Why Is Proving and Scaling DevOps So Hard?
My team and I regularly meet with customers who ask the same question over and over, “how do we become successful with DevOps-at-scale?” This question is normally followed with a laundry list of “here is what we are doing around…” infrastructure automation, container pilots, continuous integration, test automation, cloud platforms, etc. The brief summary is concluded with comments about how difficult acceptance and adoption of these new tools and practices are. So why is DevOps so difficult to scale?

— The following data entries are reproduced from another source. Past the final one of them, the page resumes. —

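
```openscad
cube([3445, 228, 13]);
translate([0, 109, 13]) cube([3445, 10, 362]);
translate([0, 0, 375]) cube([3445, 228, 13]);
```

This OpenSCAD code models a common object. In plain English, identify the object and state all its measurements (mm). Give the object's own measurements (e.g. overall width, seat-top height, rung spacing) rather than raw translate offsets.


An I-beam lying along x, 3445 mm long. Overall section height 388 mm. Two flanges 228 mm wide (y) and 13 mm thick, one on the floor and one at the top; a web 10 mm thick runs between them, centred on the flange width.


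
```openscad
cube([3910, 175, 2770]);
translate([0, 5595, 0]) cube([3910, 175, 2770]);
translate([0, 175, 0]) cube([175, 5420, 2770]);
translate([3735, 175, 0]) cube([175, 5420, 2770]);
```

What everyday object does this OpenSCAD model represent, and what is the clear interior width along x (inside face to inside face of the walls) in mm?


A house (or room) frame. The interior width is 3560 mm.

Four 2770 mm walls enclosing a rectangle with no floor or roof — a room or house frame. Outside width is 3910 mm and wall thickness is 175 mm, so the interior width is 3910 − 2 × 175 = 3560 mm.


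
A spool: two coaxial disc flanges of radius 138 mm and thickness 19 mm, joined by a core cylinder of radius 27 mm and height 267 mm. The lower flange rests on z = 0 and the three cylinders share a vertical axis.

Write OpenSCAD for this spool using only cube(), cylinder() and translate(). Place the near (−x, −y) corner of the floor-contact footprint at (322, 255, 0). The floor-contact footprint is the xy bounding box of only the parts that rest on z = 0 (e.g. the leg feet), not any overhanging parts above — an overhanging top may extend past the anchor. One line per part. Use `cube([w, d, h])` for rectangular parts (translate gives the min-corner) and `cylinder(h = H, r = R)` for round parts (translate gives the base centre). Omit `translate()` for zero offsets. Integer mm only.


translate([460, 393, 0]) cylinder(h = 19, r = 138);
translate([460, 393, 19]) cylinder(h = 267, r = 27);
translate([460, 393, 286]) cylinder(h = 19, r = 138);


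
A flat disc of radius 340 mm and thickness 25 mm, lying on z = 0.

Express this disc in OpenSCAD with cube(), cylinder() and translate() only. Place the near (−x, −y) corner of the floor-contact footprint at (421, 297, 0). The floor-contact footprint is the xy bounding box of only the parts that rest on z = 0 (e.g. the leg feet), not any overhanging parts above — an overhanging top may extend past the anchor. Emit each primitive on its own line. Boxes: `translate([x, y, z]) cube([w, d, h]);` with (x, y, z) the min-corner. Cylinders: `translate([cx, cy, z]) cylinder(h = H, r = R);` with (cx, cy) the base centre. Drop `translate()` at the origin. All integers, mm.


translate([761, 637, 0]) cylinder(h = 25, r = 340);


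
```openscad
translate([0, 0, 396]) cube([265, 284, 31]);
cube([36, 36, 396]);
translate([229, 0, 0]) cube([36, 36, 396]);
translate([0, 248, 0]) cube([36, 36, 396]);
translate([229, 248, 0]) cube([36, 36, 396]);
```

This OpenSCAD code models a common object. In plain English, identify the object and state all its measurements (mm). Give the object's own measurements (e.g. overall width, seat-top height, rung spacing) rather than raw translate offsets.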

First off, DevOps is extremely pervasive. Success with DevOps will change or influence nearly every aspect of IT and even many parts of the business. Even setting a simple goal, like “deploy into production every 30 days”, touches software development, testing, operations, infrastructure management, databases, security, compliance, architecture, release management, project management, and more. I believe that everyone “knows” that DevOps is big but until you can map out the end-to-end process and rationalize the associated stakeholder and SME community, getting acceptance and/or adoption of DevOps and Continuous Delivery will be impossible. Success will require the input, expertise, and support of this community. Don’t underestimate the complexity and size of your enterprise value stream; you will need their support to implement tools, set standards, and drive adoption at-scale. Tackle it iteratively and use early wins to generate momentum.

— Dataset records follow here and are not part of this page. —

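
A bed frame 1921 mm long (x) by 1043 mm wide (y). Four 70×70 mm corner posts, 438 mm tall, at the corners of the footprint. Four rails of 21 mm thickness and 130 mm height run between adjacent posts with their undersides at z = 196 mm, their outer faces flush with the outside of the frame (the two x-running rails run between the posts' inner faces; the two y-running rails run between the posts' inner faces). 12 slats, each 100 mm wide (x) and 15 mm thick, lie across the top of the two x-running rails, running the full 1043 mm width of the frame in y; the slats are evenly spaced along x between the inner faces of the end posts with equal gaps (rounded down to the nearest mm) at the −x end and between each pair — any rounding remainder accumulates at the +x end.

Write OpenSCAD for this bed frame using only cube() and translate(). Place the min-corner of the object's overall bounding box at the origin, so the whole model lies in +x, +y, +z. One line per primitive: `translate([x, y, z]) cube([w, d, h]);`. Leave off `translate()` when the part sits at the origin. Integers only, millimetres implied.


cube([70, 70, 438]);
translate([0, 973, 0]) cube([70, 70, 438]);
translate([1851, 0, 0]) cube([70, 70, 438]);
translate([1851, 973, 0]) cube([70, 70, 438]);
translate([70, 0, 196]) cube([1781, 21, 130]);
translate([70, 1022, 196]) cube([1781, 21, 130]);
translate([0, 70, 196]) cube([21, 903, 130]);
translate([1900, 70, 196]) cube([21, 903, 130]);
translate([114, 0, 326]) cube([100, 1043, 15]);
translate([258, 0, 326]) cube([100, 1043, 15]);
translate([402, 0, 326]) cube([100, 1043, 15]);
translate([546, 0, 326]) cube([100, 1043, 15]);
translate([690, 0, 326]) cube([100, 1043, 15]);
translate([834, 0, 326]) cube([100, 1043, 15]);
translate([978, 0, 326]) cube([100, 1043, 15]);
translate([1122, 0, 326]) cube([100, 1043, 15]);
translate([1266, 0, 326]) cube([100, 1043, 15]);
translate([1410, 0, 326]) cube([100, 1043, 15]);
translate([1554, 0, 326]) cube([100, 1043, 15]);
translate([1698, 0, 326]) cube([100, 1043, 15]);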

For those just starting DevOps, many will attest to how difficult it is to “get moving” or “continue moving”. The second impediment to DevOps-at-Scale is organizational inertia, or the tendency of an object to keep moving in a straight line at a constant velocity. Human systems naturally gravitate towards stasis, or steady state, because it take less energy and requires less thinking – this is the inertia. DevOps confronts both the status quo and this natural tendency by constantly challenging how you budget, plan, manage, execute, and organize around work. It does this by regularly introducing new tools, practices, and processes design to continuously improve and optimize the deployment value stream. This new “norm” is especially difficult for team members that are comfortable-enough with status-quo and even more difficult for those that feel threatened by change. This is commonly referred to as “changing culture”. Be realistic about pace and be ready to act knowing that more than 80% of your organization is skeptical of success and 10% of those skeptics will outwardly defy change. Use coaches, collaborative design sessions, internal champions, and executive support to encourage participation and ownership in the end state. This will help built momentum.

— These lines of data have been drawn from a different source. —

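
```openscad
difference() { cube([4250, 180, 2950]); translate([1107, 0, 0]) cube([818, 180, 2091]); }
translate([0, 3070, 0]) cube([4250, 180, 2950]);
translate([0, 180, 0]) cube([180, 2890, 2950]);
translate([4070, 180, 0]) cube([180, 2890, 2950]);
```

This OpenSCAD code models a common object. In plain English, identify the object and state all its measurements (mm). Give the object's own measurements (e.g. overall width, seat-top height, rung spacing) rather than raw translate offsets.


A single room: four walls, each 2950 mm tall and 180 mm thick, enclosing an outside footprint 4250×3250 mm (x × y), no floor or roof. The front and back walls (−y and +y sides) run the full x-width; the side walls fit between their inner faces. A door opening 818 mm wide and 2091 mm tall is cut through the front wall from the floor up, its −x edge 1107 mm from the wall's −x end.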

Lastly, have a vision. It is much easier to build momentum when there is a common, shared vision of where you are going. Too many customers substitute a tactical list of to do items for vision. This makes it extremely difficult to connect the parts, define shared expectations, and understand the value. All “to do” items should be mapped to a targeted near-term objective; each objective should be mapped to one or more organizational processes; each process is linked to annual IT goals that are then connected to enterprise strategy. Without this enterprise lens, it is difficult to map and measure impact to enterprise success or to prioritize tactical projects based on impact. If you cannot demonstrate the relevance of DevOps to the bottom line, it will be difficult if not impossible to get funding and support.
Scaling DevOps, like all organizational change, is a difficult and often slow process. By acknowledging the common challenges outlined above and creating a unified vision of success, you will be well on your way to unlocking the potential of DevOps in your Enterprise.